We suggested to drive to our house and get the paperwork for her since I had a copy of all of it, I just had assumed (dumb fuck that I am) that they would have their files in order and we brought simply what the letter requested me to bring. I handed her the sealed medical paperwork while I tried to breathe through my nose to calm myself and avoid making a scene. She said No. Just that, NO. Dry and uncompromising. She then said she would send a letter requesting extra information from us. More time to wait for them to get their shit together. I sighed in desperation.

I have done everything, EVERYTHING they have asked of me, I have paid all the fees they wanted me to pay, paid taxes, I allowed them to treat me like a criminal even though I am a law abiding individual that has followed all the proper channels and other than bending over and holding my ankles I have done all they’ve wanted. Is it too much to ask for the courtesy of their ability to keep shit straight? I am required to go above and beyond and they aren’t required to even keep my file up to date and organized?

She then asked me: “Have you ever, hurt, tortured or prosecuted someone based on their sex, race, and religion?” I turned around to look at DH surprised by the question.
“Um, no”
“Have you ever belonged to a Communist Party?”
“No”
“Do you have ties to any terrorist groups?”
“No” I hate to point out the obvious, but has anyone being asked these questions ever answers yes? I mean if they are terrorists and torture people based on religious, race or gender differences don’t they lack the moral compass to simply lie if they are asked?

She then asked me if I wanted to keep my maiden last name or change it to my husband’s. Now, I have never planned on changing my name, I adore my DH but my name shall always be my name, is my family name, he and I are family but the bonds of blood between me and my last name are stronger than those bonds of legal matrimony.  I don’t see our union as a holy union where we become one, or whatever. I see it as a conscious, emotional and legal decision to tie our fates together because we love each other and choose not to live without each other.

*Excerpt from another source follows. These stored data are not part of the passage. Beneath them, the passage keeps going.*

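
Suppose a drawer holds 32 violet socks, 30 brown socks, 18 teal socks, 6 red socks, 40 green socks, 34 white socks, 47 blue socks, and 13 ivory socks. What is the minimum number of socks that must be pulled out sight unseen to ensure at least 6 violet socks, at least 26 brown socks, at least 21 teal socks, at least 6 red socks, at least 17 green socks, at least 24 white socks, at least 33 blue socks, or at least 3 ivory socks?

127

The worst case stops just short of every target: 5 violet, 25 brown, all 18 teal, 5 red, 16 green, 23 white, 32 blue, 2 ivory — 5 + 25 + 18 + 5 + 16 + 23 + 32 + 2 = 126 socks.
One more sock must push some color to its target, so 126 + 1 = 127.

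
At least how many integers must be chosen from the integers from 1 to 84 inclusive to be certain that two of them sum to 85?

Partition {1, …, 84} into 42 pairs: {1,84}, {2,83}, …, {42,43}.
Choosing 42 integers — say the integers 1 through 42 — takes one from each pair and avoids the property.
Choosing 43 forces two into the same pair by pigeonhole, and those sum to 85. So 43.

43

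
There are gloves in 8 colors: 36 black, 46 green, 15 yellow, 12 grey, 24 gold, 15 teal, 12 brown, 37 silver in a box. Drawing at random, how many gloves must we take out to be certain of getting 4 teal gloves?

186

The worst case draws every non-teal glove first: 36 + 46 + 15 + 12 + 24 + 12 + 37 = 182.
The next 4 draws are then forced to be teal, giving 182 + 4 = 186.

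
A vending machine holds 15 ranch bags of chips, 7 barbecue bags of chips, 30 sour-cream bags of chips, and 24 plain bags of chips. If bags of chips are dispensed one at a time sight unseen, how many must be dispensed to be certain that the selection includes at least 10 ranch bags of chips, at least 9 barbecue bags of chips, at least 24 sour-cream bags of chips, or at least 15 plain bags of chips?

Each of the 4 flavors has its own threshold; avoid all of them simultaneously.
The worst case stops just short of every target: 9 ranch, all 7 barbecue, 23 sour-cream, 14 plain — 9 + 7 + 23 + 14 = 53 bags of chips.
One more bag of chips must push some flavor to its target, so 53 + 1 = 54.

54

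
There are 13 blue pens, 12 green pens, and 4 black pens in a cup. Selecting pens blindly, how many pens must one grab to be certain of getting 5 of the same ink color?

13

The worst case takes 4 pens of each ink color without reaching 5 of any: 3 × 4 = 12.
The next pen must bring some ink color to 5, so 12 + 1 = 13.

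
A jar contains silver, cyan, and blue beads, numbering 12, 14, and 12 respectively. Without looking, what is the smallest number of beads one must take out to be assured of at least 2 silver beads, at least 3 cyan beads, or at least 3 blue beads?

Each of the 3 colors has its own threshold; avoid all of them simultaneously.
The worst case stops just short of every target: 1 silver, 2 cyan, 2 blue — 1 + 2 + 2 = 5 beads.
One more bead must push some color to its target, so 5 + 1 = 6.

6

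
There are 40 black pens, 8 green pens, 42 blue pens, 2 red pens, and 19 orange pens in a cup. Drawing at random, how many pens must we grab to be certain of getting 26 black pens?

The worst case draws every non-black pen first: 8 + 42 + 2 + 19 = 71.
The next 26 draws are then forced to be black, giving 71 + 26 = 97.

97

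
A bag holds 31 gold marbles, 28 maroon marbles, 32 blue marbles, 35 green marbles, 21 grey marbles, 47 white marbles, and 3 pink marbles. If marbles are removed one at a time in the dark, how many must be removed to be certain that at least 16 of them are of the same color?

In the worst case we take at most 15 of each color, but all 3 pink (fewer than 15), giving 15 + 15 + 15 + 15 + 15 + 15 + 3 = 93.
One more marble then forces some color to 16, so 93 + 1 = 94.

94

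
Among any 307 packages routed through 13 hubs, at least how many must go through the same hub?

24

If each of the 13 hubs held at most 23, the total would be at most 13 × 23 = 299 < 307, a contradiction.
So at least one holds ⌈307/13⌉ = 24.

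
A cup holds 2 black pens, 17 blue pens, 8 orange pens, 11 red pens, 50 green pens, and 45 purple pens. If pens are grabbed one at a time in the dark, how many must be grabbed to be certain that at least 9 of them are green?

To avoid green pens as long as possible, exhaust the other 5 ink colors first.
The worst case draws every non-green pen first: 2 + 17 + 8 + 11 + 45 = 83.
The next 9 draws are then forced to be green, giving 83 + 9 = 92.

92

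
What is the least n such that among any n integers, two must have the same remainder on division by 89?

Two integers differ by a multiple of 89 exactly when they share a remainder mod 89.
There are 89 residue classes mod 89, so 89 integers can all lie in distinct classes.
One more integer must repeat a residue, giving a difference divisible by 89. So n = 89 + 1 = 90.

90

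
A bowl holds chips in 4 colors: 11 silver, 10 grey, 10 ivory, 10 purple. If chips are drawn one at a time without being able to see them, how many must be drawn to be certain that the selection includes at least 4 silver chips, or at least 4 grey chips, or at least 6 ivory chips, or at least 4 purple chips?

Each of the 4 colors has its own threshold; avoid all of them simultaneously.
The worst case stops just short of every target: 3 silver, 3 grey, 5 ivory, 3 purple — 3 + 3 + 5 + 3 = 14 chips.
One more chip must push some color to its target, so 14 + 1 = 15.

15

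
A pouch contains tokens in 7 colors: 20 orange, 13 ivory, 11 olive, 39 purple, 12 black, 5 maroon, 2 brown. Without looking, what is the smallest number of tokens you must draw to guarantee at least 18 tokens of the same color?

In the worst case we take at most 17 of each color, but all 13 ivory, all 11 olive, all 12 black, all 5 maroon, and all 2 brown (fewer than 17), giving 17 + 13 + 11 + 17 + 12 + 5 + 2 = 77.
One more token then forces some color to 18, so 77 + 1 = 78.

78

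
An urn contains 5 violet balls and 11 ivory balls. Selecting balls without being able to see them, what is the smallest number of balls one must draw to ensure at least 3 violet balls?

14

The worst case draws every non-violet ball first: 11.
The next 3 draws are then forced to be violet, giving 11 + 3 = 14.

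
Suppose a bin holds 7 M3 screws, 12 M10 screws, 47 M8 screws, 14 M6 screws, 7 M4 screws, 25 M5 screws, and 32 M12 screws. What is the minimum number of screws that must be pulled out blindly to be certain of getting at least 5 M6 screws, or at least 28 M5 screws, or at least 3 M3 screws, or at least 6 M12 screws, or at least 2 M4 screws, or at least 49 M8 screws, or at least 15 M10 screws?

The worst case stops just short of every target: 2 M3, all 12 M10, all 47 M8, 4 M6, 1 M4, all 25 M5, 5 M12 — 2 + 12 + 47 + 4 + 1 + 25 + 5 = 96 screws.
One more screw must push some size to its target, so 96 + 1 = 97.

97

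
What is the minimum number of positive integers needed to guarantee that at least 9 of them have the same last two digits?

801

There are 100 possible two-digit endings acting as pigeonholes.
With 100 × 8 = 800 positive integers we could place exactly 8 in each, with no class reaching 9.
One more forces some class to hold 9, so 800 + 1 = 801.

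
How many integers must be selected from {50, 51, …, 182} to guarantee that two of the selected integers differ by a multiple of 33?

Use the pigeonhole principle on residue classes: group the integers by remainder mod 33; there are 33 residue classes, each nonempty in this range.
Choosing one from each class (33 integers) avoids any shared remainder.
One more choice must repeat a class, so two differ by a multiple of 33. Hence 33 + 1 = 34.

34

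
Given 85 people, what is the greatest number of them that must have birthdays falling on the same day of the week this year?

13

If each of the 7 days of the week held at most 12, the total would be at most 7 × 12 = 84 < 85, a contradiction.
So at least one holds ⌈85/7⌉ = 13.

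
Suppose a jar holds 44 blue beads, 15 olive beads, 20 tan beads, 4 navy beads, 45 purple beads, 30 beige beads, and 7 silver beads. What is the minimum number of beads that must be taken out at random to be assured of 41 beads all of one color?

157

In the worst case we take at most 40 of each color, but all 15 olive, all 20 tan, all 4 navy, all 30 beige, and all 7 silver (fewer than 40), giving 40 + 15 + 20 + 4 + 40 + 30 + 7 = 156.
One more bead then forces some color to 41, so 156 + 1 = 157.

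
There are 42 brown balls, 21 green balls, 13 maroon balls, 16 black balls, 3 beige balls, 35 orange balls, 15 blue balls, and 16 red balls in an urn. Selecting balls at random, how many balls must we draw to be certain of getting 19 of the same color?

118

In the worst case we take at most 18 of each color, but all 13 maroon, all 16 black, all 3 beige, all 15 blue, and all 16 red (fewer than 18), giving 18 + 18 + 13 + 16 + 3 + 18 + 15 + 16 = 117.
One more ball then forces some color to 19, so 117 + 1 = 118.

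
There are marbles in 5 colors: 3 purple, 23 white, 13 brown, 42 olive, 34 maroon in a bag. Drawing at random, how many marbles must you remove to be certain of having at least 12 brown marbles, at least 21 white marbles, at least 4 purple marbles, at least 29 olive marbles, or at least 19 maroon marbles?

81

The worst case stops just short of every target: 3 purple, 20 white, 11 brown, 28 olive, 18 maroon — 3 + 20 + 11 + 28 + 18 = 80 marbles.
One more marble must push some color to its target, so 80 + 1 = 81.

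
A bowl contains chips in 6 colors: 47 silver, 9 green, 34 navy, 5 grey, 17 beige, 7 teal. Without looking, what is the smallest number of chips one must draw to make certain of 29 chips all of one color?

95

Treat the 6 colors as pigeonholes.
In the worst case we take at most 28 of each color, but all 9 green, all 5 grey, all 17 beige, and all 7 teal (fewer than 28), giving 28 + 9 + 28 + 5 + 17 + 7 = 94.
One more chip then forces some color to 29, so 94 + 1 = 95.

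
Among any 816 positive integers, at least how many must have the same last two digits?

9

There are 100 possible two-digit endings, which serve as the pigeonholes.
If each of the 100 possible two-digit endings held at most 8, the total would be at most 100 × 8 = 800 < 816, a contradiction.
So at least one holds ⌈816/100⌉ = 9.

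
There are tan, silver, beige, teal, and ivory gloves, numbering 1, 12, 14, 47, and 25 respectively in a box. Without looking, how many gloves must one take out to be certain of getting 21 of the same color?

68

Treat the 5 colors as pigeonholes.
In the worst case we take at most 20 of each color, but all 1 tan, all 12 silver, and all 14 beige (fewer than 20), giving 1 + 12 + 14 + 20 + 20 = 67.
One more glove then forces some color to 21, so 67 + 1 = 68.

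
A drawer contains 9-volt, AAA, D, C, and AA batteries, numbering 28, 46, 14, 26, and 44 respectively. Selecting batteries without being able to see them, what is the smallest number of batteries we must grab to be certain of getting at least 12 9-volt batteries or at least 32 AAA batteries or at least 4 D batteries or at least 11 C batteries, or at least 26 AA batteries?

81

The worst case stops just short of every target: 11 9-volt, 31 AAA, 3 D, 10 C, 25 AA — 11 + 31 + 3 + 10 + 25 = 80 batteries.
One more battery must push some type to its target, so 80 + 1 = 81.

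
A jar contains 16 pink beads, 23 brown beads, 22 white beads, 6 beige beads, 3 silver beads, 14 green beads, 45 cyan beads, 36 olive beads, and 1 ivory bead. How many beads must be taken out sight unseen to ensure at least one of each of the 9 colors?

166

The hardest color to obtain is ivory: we could draw every other bead first — 166 − 1 = 165 beads — without a single ivory one.
The next draw must be ivory, so 165 + 1 = 166.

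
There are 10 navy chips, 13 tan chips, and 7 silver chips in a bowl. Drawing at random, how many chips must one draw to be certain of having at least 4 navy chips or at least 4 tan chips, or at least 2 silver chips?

Each of the 3 colors has its own threshold; avoid all of them simultaneously.
The worst case stops just short of every target: 3 navy, 3 tan, 1 silver — 3 + 3 + 1 = 7 chips.
One more chip must push some color to its target, so 7 + 1 = 8.

8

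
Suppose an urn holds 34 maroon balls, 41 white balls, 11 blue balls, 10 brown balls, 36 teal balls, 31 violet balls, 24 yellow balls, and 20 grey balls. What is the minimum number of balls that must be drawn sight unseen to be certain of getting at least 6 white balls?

The worst case draws every non-white ball first: 34 + 11 + 10 + 36 + 31 + 24 + 20 = 166.
The next 6 draws are then forced to be white, giving 166 + 6 = 172.

172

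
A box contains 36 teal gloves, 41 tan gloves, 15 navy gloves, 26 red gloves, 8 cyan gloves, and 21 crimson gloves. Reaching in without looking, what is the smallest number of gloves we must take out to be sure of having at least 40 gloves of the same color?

146

Treat the 6 colors as pigeonholes.
In the worst case we take at most 39 of each color, but all 36 teal, all 15 navy, all 26 red, all 8 cyan, and all 21 crimson (fewer than 39), giving 36 + 39 + 15 + 26 + 8 + 21 = 145.
One more glove then forces some color to 40, so 145 + 1 = 146.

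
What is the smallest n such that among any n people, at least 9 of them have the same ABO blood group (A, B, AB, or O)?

33

There are 4 ABO blood groups acting as pigeonholes.
With 4 × 8 = 32 people we could place exactly 8 in each, with no class reaching 9.
One more forces some class to hold 9, so 32 + 1 = 33.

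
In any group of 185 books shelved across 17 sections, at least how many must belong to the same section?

11

If each of the 17 sections held at most 10, the total would be at most 17 × 10 = 170 < 185, a contradiction.
So at least one holds ⌈185/17⌉ = 11.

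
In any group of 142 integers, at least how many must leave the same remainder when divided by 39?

4

The 142 integers fall into 39 residue classes modulo 39.
If each of the 39 residue classes modulo 39 held at most 3, the total would be at most 39 × 3 = 117 < 142, a contradiction.
So at least one holds ⌈142/39⌉ = 4.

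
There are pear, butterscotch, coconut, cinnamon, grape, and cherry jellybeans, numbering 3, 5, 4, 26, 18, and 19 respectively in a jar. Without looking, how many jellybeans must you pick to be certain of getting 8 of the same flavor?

34

Treat the 6 flavors as pigeonholes.
In the worst case we take at most 7 of each flavor, but all 3 pear, all 5 butterscotch, and all 4 coconut (fewer than 7), giving 3 + 5 + 4 + 7 + 7 + 7 = 33.
One more jellybean then forces some flavor to 8, so 33 + 1 = 34.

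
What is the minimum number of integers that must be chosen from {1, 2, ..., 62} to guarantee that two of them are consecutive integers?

Partition {1, …, 62} into 31 pairs: {1,2}, {3,4}, …, {61,62}.
Choosing 31 integers — say the 31 even numbers 2, 4, …, 62 — takes one from each pair and avoids the property.
Choosing 32 forces two into the same pair by pigeonhole, and those are consecutive. So 32.

32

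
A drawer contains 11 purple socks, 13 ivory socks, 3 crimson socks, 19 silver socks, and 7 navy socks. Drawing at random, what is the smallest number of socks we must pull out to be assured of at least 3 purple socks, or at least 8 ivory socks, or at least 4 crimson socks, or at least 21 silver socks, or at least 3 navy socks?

34

The worst case stops just short of every target: 2 purple, 7 ivory, 3 crimson, all 19 silver, 2 navy — 2 + 7 + 3 + 19 + 2 = 33 socks.
One more sock must push some color to its target, so 33 + 1 = 34.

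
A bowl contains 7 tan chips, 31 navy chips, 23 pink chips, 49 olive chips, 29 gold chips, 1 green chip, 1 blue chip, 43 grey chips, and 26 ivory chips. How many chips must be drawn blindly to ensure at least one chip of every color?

210

The hardest color to obtain is green: we could draw every other chip first — 210 − 1 = 209 chips — without a single green one.
The next draw must be green, so 209 + 1 = 210.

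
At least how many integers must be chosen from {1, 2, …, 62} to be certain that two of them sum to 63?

Partition {1, …, 62} into 31 pairs: {1,62}, {2,61}, …, {31,32}.
Choosing 31 integers — say the integers 1 through 31 — takes one from each pair and avoids the property.
Choosing 32 forces two into the same pair by pigeonhole, and those sum to 63. So 32.

32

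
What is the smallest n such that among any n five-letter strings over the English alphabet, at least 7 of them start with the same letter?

There are 26 possible first letters acting as pigeonholes.
With 26 × 6 = 156 five-letter strings over the English alphabet we could place exactly 6 in each, with no class reaching 7.
One more forces some class to hold 7, so 156 + 1 = 157.

157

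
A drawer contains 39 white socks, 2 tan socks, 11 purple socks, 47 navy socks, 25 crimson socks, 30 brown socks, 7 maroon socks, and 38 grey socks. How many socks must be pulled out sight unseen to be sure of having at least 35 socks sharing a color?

178

In the worst case we take at most 34 of each color, but all 2 tan, all 11 purple, all 25 crimson, all 30 brown, and all 7 maroon (fewer than 34), giving 34 + 2 + 11 + 34 + 25 + 30 + 7 + 34 = 177.
One more sock then forces some color to 35, so 177 + 1 = 178.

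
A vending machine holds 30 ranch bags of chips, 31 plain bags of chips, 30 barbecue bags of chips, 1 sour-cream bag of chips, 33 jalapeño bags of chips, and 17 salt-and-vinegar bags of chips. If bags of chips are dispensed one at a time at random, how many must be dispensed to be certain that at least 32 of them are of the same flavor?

Treat the 6 flavors as pigeonholes.
In the worst case we take at most 31 of each flavor, but all 30 ranch, all 30 barbecue, all 1 sour-cream, and all 17 salt-and-vinegar (fewer than 31), giving 30 + 31 + 30 + 1 + 31 + 17 = 140.
One more bag of chips then forces some flavor to 32, so 140 + 1 = 141.

141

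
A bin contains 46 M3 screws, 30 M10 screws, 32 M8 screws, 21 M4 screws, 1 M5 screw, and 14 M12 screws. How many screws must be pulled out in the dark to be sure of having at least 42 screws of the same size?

Treat the 6 sizes as pigeonholes.
In the worst case we take at most 41 of each size, but all 30 M10, all 32 M8, all 21 M4, all 1 M5, and all 14 M12 (fewer than 41), giving 41 + 30 + 32 + 21 + 1 + 14 = 139.
One more screw then forces some size to 42, so 139 + 1 = 140.

140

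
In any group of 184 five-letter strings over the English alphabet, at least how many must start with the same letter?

8

There are 26 possible first letters, which serve as the pigeonholes.
If each of the 26 possible first letters held at most 7, the total would be at most 26 × 7 = 182 < 184, a contradiction.
So at least one holds ⌈184/26⌉ = 8.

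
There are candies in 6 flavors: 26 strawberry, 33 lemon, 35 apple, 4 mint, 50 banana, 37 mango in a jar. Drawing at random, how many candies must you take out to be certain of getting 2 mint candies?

183

The worst case draws every non-mint candy first: 26 + 33 + 35 + 50 + 37 = 181.
The next 2 draws are then forced to be mint, giving 181 + 2 = 183.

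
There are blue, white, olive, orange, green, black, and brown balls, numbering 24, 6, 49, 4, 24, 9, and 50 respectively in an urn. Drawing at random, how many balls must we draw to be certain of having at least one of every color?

163

The hardest color to obtain is orange: we could draw every other ball first — 166 − 4 = 162 balls — without a single orange one.
The next draw must be orange, so 162 + 1 = 163.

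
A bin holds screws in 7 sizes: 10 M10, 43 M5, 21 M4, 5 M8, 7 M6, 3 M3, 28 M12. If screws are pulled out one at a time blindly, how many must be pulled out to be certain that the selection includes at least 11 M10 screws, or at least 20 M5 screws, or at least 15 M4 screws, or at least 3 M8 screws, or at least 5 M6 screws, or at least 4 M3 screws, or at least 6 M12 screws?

58

The worst case stops just short of every target: 10 M10, 19 M5, 14 M4, 2 M8, 4 M6, 3 M3, 5 M12 — 10 + 19 + 14 + 2 + 4 + 3 + 5 = 57 screws.
One more screw must push some size to its target, so 57 + 1 = 58.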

I respect everyone’s decision to take their husband’s or wife’s name, it wouldn’t be a decision I made.
I still had to reply “I’ll hyphenate it” It didn’t seem the most appropriate place to start spouting feminist reasons as to why I wanted to keep my name.

Time was running out, she was required to go a meeting and either feeling pity for my situation or taking responsibility for their disorganization she gave us an hour and half to go home, retrieve the paperwork they didn’t have and bring it to them. We live a ten minute drive from them. Haleluyah!! A practical decision to a solvable problem. Color me surprised!

We rushed home, me cursing the whole way there and back. We handed our paperwork in, she smiled, thanked us and said:
“We’ll try to process this as soon as possible. You will hear from us shortly”

After almost four years of immigration process, after being treated like a criminal, after witnessing their disorganization and lack of common sense, her words seemed trite and insulted my intelligence. At least be honest with me, don’t give my false hope, don’t tell me this will be taken care of in a speedy way.

DH and I drove back home, trying to answer all the questions our well intentioned and loving family had. It was frustrating and sad that we couldn’t assure them it was all over.